Bon! Enfin! La rédaction du roman est terminée, une amie correctrice à passé dessus, j’ai révisé et révisé de nouveau. Il est maintenant prêt à être expédié aux divers éditeurs. Chose que je n’ai pas faite. Par choix. Puis il a bien fallu parler page couverture, graphisme, code à barres, mise en page, impression…
Tout le processus a été très long. Évidemment comme j’avais fait le même parcours avec mon premier roman, j’avais donc l’expérience des erreurs à ne pas commettre. Tout comme mon premier roman, un défi de taille se profile dès que le roman est imprimé : la diffusion. Il est aisé de vendre les premières copies à sa famille, ses amis et autres contacts faciles. Mais après? Car qu’on ne s’y trompe pas, un roman simplement mit en tablettes d’une librairie ne se vendra pas sans promotion et publicité. La compétition est trop vive. Il faut se démarquer, à tout prix. Mais à chaque jour nous sommes des centaines d’auteurs à vouloir se démarquer. Alors… quoi faire? Baisser les bras? Se creuser la tête pour trouver LE moyen original pour enfin faire connaître notre roman?
La culture ne se vend pas toute seule, et encore moins la littérature.

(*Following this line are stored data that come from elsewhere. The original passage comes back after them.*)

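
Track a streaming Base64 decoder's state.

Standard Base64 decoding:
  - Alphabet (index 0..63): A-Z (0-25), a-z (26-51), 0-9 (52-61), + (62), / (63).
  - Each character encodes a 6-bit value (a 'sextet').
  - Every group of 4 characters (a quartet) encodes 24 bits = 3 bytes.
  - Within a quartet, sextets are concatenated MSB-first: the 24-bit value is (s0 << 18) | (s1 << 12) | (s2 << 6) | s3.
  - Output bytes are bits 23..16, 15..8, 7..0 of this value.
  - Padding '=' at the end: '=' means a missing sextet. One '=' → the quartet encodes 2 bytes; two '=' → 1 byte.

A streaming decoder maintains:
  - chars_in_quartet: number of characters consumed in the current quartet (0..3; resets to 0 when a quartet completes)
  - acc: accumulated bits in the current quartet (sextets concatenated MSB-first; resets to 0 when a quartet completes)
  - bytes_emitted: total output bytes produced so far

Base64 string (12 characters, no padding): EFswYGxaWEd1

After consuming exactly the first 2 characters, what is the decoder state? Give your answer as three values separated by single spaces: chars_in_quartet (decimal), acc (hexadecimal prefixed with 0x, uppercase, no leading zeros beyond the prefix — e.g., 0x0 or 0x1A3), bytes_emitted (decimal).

After char 0 ('E'=4): chars_in_quartet=1 acc=0x4 bytes_emitted=0
After char 1 ('F'=5): chars_in_quartet=2 acc=0x105 bytes_emitted=0

Answer: 2 0x105 0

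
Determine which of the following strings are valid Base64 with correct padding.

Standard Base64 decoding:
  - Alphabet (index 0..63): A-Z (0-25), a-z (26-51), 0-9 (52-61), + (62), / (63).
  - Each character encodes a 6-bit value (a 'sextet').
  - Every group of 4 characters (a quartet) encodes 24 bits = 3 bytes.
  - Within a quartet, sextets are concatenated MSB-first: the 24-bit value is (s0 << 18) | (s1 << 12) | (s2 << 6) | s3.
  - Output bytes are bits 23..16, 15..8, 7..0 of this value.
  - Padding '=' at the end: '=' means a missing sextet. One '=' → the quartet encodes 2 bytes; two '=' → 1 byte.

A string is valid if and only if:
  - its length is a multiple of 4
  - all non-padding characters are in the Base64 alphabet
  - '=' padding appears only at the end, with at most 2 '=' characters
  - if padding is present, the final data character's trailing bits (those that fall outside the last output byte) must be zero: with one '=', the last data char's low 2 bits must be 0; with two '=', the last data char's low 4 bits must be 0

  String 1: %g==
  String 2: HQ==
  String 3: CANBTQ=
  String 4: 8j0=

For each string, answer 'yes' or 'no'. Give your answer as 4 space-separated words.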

Chacune de mes 1 000 copies vendues de mon premier roman, Makarou, a été une vente à l’arrachée. De personne à personne et de mains à mains. Les critiques des lecteurs ont été superbes à mon endroit. J’en ai retiré beaucoup de satisfaction. Toutefois, il a fallu convaincre, vendre, expliquer.
Avec mon second roman, Laurence, ca sera exactement la même chose. Tout sera toujours à recommencer!

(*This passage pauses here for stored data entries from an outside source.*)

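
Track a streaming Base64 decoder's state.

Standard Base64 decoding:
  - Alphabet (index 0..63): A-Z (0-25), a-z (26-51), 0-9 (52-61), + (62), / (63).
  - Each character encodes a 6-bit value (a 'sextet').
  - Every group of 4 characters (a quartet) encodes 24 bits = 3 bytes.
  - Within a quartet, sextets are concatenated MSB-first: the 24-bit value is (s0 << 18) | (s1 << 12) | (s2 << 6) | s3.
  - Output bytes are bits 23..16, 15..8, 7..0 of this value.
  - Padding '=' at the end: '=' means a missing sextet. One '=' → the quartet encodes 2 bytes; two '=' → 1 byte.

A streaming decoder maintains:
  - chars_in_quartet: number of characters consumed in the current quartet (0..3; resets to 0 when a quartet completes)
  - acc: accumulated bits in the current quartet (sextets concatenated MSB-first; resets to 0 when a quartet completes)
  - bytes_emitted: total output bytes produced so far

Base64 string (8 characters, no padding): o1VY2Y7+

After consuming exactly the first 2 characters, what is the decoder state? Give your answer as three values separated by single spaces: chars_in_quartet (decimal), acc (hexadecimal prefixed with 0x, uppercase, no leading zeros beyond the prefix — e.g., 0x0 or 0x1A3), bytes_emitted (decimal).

After char 0 ('o'=40): chars_in_quartet=1 acc=0x28 bytes_emitted=0
After char 1 ('1'=53): chars_in_quartet=2 acc=0xA35 bytes_emitted=0

Answer: 2 0xA35 0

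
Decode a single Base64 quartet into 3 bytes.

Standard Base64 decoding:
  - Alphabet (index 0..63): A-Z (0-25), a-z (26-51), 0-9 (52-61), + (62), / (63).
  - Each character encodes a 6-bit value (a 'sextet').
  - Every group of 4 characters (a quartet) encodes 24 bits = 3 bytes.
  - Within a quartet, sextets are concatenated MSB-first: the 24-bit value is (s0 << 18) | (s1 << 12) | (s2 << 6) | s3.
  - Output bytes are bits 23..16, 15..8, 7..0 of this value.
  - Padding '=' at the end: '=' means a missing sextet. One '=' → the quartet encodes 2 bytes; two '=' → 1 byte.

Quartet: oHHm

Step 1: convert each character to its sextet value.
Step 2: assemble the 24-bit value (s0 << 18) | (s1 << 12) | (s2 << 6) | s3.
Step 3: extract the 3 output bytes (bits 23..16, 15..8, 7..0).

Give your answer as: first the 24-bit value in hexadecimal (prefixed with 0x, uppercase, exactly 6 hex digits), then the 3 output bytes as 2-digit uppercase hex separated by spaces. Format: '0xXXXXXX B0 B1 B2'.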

Pourquoi ne pas me diriger vers le réseau des librairies traditionnelles? Allez y faire un tour et regardez le nombre de romans en vente et imaginez LA copie de mon roman à quelque part dans les « T » de Tremblay. Vous allez vite comprendre! Je préfère le marketing relationnel. Cela me permet de discuter avec mes lecteurs avant, pendant et après la vente. Par contre c’est un travail de tous les instants et il y a beaucoup plus à faire après la rédaction de l’œuvre que son écriture en elle-même. Je dois être partout! Blogues, Twitter, Msn, Facebook, forums de discussions et j’en passe. Je dois faire mes promotions, livrer mes romans par la poste, faire les factures, tout! Heureusement, tout ceci est très gratifiant car chaque vente est méritée.
Ce long préambule pour en venir où? Simplement pour livrer un message à tous ces auteur(e)s qui eux aussi luttent pour se faire connaître : Il faut savoir tirer satisfaction de chaque lecteur qui nous félicite et aime notre travail. Ceci est important pour eux, et pour nous.